Pluie
Il ne faut pas croire les miss météo. La vie n’est tissée que de détours et de surprises. En me levant ce matin, je m’étais préparé mentalement au pire : courir sous la pluie parfois forte, le froid, la grisaille. C’est ce qui est prévu pour toute la semaine encore. Les quelques derniers jours de soleil n’étaient qu’un aperçu de ce qu’aurait pu être le mois de mai. Quelques heures plus tard, je me retrouvais avec les Galopins les plus braves, sur la montagne. À peine de la pluie, rien qu’un picotement frais dans l’air doux. La température idéale pour courir.
Noyée dans le brouillard, la montagne avait des allures de forêt primordiale. Le vert nouveau palpitait dans la pénombre. Des trilles blancs fantomatiques ponctuaient le sous-bois comme un signal. Les ouvertures qui surplombent la ville n’offraient en spectacle que le chaos des nuages, effiloché par le vent. Quand je croisais des coureurs sur le chemin désert, ils apparaissaient soudain devant moi et disparaissaient aussitôt derrière. Intérieurement, je remerciais tous les écologistes qui ont su protéger la montagne de l’ambition des promoteurs. Chaque semaine, le paysage se métamorphose. Les teintes, les parfums, l’ambiance sonore créent un univers totalement nouveau.

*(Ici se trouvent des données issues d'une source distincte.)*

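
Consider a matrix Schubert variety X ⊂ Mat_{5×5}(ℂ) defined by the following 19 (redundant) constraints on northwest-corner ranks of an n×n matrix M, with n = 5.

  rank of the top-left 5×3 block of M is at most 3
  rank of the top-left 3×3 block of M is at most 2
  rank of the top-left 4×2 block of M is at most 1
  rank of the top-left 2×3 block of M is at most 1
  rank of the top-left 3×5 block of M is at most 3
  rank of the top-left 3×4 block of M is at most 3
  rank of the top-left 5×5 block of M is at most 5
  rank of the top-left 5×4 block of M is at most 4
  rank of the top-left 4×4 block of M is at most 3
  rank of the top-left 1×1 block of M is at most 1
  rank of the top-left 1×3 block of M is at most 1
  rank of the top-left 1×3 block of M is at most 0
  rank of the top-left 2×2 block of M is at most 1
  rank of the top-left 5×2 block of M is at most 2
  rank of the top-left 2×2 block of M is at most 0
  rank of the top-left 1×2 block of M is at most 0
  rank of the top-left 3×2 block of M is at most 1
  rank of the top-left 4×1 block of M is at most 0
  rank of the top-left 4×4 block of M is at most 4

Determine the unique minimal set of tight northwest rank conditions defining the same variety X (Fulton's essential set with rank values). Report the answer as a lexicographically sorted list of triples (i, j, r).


Propagating the 19 rank bounds to every northwest block:

  R[1]: 0  0  0  1  1
  R[2]: 0  0  1  2  2
  R[3]: 0  1  2  3  3
  R[4]: 0  1  2  3  4
  R[5]: 1  2  3  4  5

the unique w with this rank table is (4, 3, 2, 5, 1).

|D(w)|=7, |Ess(w)|=3:

[(1, 3, 0), (2, 2, 0), (4, 1, 0)]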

L’homme de la lune reparti en orbite, je me retrouve avec de nouvelles plages de temps libres. Des plages désertes sous la pluie. Du temps pour lire, pour rêver et imaginer la suite des choses. Au fil de mes semaines, je me tais et j’observe. Je laisse mon esprit voler haut et loin s’il en a l’élan. J’attrape des images, des bribes de conversations. Je regardais les photos du nouvel appartement d’Alexis en me disant que c’est un endroit comme celui-là, lumineux et coloré, où j’aimerais vivre. Certains instants s’impriment dans ma pensée. Ces sourires échangés sur la piste de danse au Latulipe. La complicité toute simple d’un moment de plaisir partagé. Le goût de la citronnelle de cette soupe thaïlandaise épicée, alors que, seul à ma table, je regardais la pluie lécher la vitre. Ces deux amies dans la cinquantaine qui discutaient à la table derrière. La confiance de leurs confidences. Le plaisir qu’elles avaient à trouver le mot juste. Je rêve. Et pendant ce temps, la pluie, comme les larmes, œuvre pour modifier la ville jusqu’au cœur de la terre. Pour nettoyer et ouvrir l’espace.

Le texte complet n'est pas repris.